The palace coup that installed Julia Gillard as prime minister triggered a flurry of discussion about Labor’s factional heavy-weights pulling the strings. The irony was that right-wing power brokers had made the move to place Gillard, a member of the left faction, in the top job.
Just as ironically, it had been the left that was crucial to installing Rudd.
It is of course unusual for anyone from Labor’s left to be federal leader. But it has been a long time since Gillard’s membership of the left meant anything in political terms.
Gillard was never a radical. Some on the lunatic right have tried to spread hysteria about her former membership of the Socialist Forum.
But Socialist Forum was not that left-wing—in the 1980s it pushed to expel a grouping of unions from Victoria’s Left faction on the basis that they opposed privatisation and parts of the Hawke and Keating government’s neo-liberal reform program.
Despite her background on the Labor left, Gillard has a history of collaborating with the right in order to win positions of influence in the party.
Pursuing the right’s agenda
Labor’s Socialist Left faction, particularly in Victoria where Gillard became involved, originally had a clear ideological left-wing stance. Not so any longer. Gillard was one of the key players in pushing a “modernising” agenda of reduced government spending, along with labour and financial deregulation.
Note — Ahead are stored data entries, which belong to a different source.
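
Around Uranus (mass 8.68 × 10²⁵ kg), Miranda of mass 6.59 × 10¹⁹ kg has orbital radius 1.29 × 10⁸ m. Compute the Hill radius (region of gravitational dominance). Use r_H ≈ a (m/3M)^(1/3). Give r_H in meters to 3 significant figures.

r_H ≈ a (m/3M)^(1/3)
    = (1.29 × 10⁸) × (6.59 × 10¹⁹ / (3 × 8.68 × 10²⁵))^(1/3)
    = 8.16 × 10⁵ m

8.16 × 10⁵ m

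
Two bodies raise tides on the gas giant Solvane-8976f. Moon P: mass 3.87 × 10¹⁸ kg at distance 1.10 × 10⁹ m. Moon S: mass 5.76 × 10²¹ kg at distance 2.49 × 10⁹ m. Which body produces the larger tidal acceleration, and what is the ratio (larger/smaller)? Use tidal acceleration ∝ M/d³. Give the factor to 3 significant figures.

Moon S, by a factor of ≈ 128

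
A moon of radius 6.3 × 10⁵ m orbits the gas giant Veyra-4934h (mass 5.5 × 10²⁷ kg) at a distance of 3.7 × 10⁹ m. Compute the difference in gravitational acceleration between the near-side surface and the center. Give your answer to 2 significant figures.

The tidal stretch is the gradient of GM/d² times the body's extent r, hence the 1/d³ dependence.
Δg = 2GMr/d³
   = 2 × (6.674 × 10⁻¹¹) × (5.5 × 10²⁷) × (6.3 × 10⁵) / (3.7 × 10⁹)³
   = 9.1 × 10⁻⁶ m/s²

9.1 × 10⁻⁶ m/s²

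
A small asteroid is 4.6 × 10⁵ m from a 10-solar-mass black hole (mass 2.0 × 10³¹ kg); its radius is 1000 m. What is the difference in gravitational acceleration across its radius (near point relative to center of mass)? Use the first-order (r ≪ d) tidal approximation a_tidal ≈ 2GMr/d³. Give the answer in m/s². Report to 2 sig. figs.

2.7 × 10⁷ m/s²

Δg = 2GMr/d³
   = 2 × (6.674 × 10⁻¹¹) × (2.0 × 10³¹) × (1000) / (4.6 × 10⁵)³
   = 2.7 × 10⁷ m/s²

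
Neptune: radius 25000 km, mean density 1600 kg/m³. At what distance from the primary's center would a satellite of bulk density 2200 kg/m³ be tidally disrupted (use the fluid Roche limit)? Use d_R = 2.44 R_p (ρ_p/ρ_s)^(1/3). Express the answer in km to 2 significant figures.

55000 km

d_R = 2.44 × 25000 km × (1600/2200)^(1/3)
    = 55000 km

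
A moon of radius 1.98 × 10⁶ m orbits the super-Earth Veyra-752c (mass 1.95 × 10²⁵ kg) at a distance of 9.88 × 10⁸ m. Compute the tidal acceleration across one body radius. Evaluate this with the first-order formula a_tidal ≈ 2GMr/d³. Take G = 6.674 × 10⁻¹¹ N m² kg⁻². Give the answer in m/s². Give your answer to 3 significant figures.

Since r ≪ d, expand the inverse-square field across one radius to get the leading 2GMr/d³ term.
Δg = 2GMr/d³
   = 2 × (6.674 × 10⁻¹¹) × (1.95 × 10²⁵) × (1.98 × 10⁶) / (9.88 × 10⁸)³
   = 5.34 × 10⁻⁶ m/s²

5.34 × 10⁻⁶ m/s²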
As one of the most aggressive in demanding the left dump its opposition to the party’s right-wing policies, she never held the trust of many of the faction’s members. According to Jacqueline Kent, author of her biography, The Making of Julia Gillard, there was a view that she was a careerist, and too ready to make deals.
After two failed efforts to nominate for a federal seat, Gillard only managed to get pre-selection by defeating the approved Socialist Left candidate—taking votes from the right-wing Labor Unity faction and supporters of Martin Ferguson, who had formed his own “independent” left faction. Not for the last time, she would ally with the right against the left.
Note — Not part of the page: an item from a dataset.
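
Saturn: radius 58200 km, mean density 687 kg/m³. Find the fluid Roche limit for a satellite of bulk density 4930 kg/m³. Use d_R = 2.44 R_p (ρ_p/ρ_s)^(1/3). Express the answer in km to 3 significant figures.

73600 km

d_R = 2.44 × 58200 km × (687/4930)^(1/3)
    = 73600 km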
In parliament, Gillard held a number of shadow ministerial positions while Labor was in opposition. She became shadow immigration minister after Labor’s defeat in the “Tampa election” of 2001. Labor’s capitulation to John Howard’s “tough” anti-refugee policies—supporting every single bit of anti-refugee legislation in the run up to the election—allowed the racist myths about refugees to win wider acceptance. Many Labor members tore up their party cards in disgust.
In 2002, Labor for Refugees was formed, the most significant movement inside the party campaigning to change Labor policy for many years. But foreshadowing her recent efforts to pander to the right as PM, Gillard took sides with the right of the party to push through an “electable” policy.
Rather than support Labor For Refugees and the efforts of the refugee campaign to shift public opinion, she wanted the party to continue to go along with Howard’s racism.
At the 2004 Labor conference, Gillard was one of three left shadow ministers to break with the left and vote against the Labor for Refugees motion. She justified this by saying, “We’re here to get Labor elected. I never drafted policy to be the policy of a loser. I drafted it to win.”
Gillard has consistently seen “getting elected” as the first priority. Even in her early days in the Socialist Forum, she claimed, “the only possibility for major social change is under a long period of Labor administration”. Yet her progress through the ranks of the Labor Party has shown that, to pursue the aim of getting power, she is quite willing to abandon any commitment to serious social change. In the refugee debate, Gillard has succumbed to opportunism in the quest for power, rather than sticking to political principles.
Gillard’s support for Third Way politics took her from serious support for Mark Latham to serious support for Kevin Rudd. Third way politics rejects the idea of government actively addressing social inequality. Instead all it claims that can be done is for individuals to become upwardly mobile by climbing the “ladder of opportunity”, to use Latham’s phrase.
In her first speech as Prime Minister, Gillard made a point of paying her respects to the governments of Hawke, Keating and John Howard. Her capitulation to the mining bosses, to Abbott’s anti-refugee policies, and her determination to do nothing about climate change without a national consensus (read “something the major polluters will be happy with”), and her commitment to reliable economic management tells us that Gillard intends dragging Labor further to the right.
For refugee and union rights, for action on climate change, for justice for Aboriginal people, we will need to fight her every inch of the way.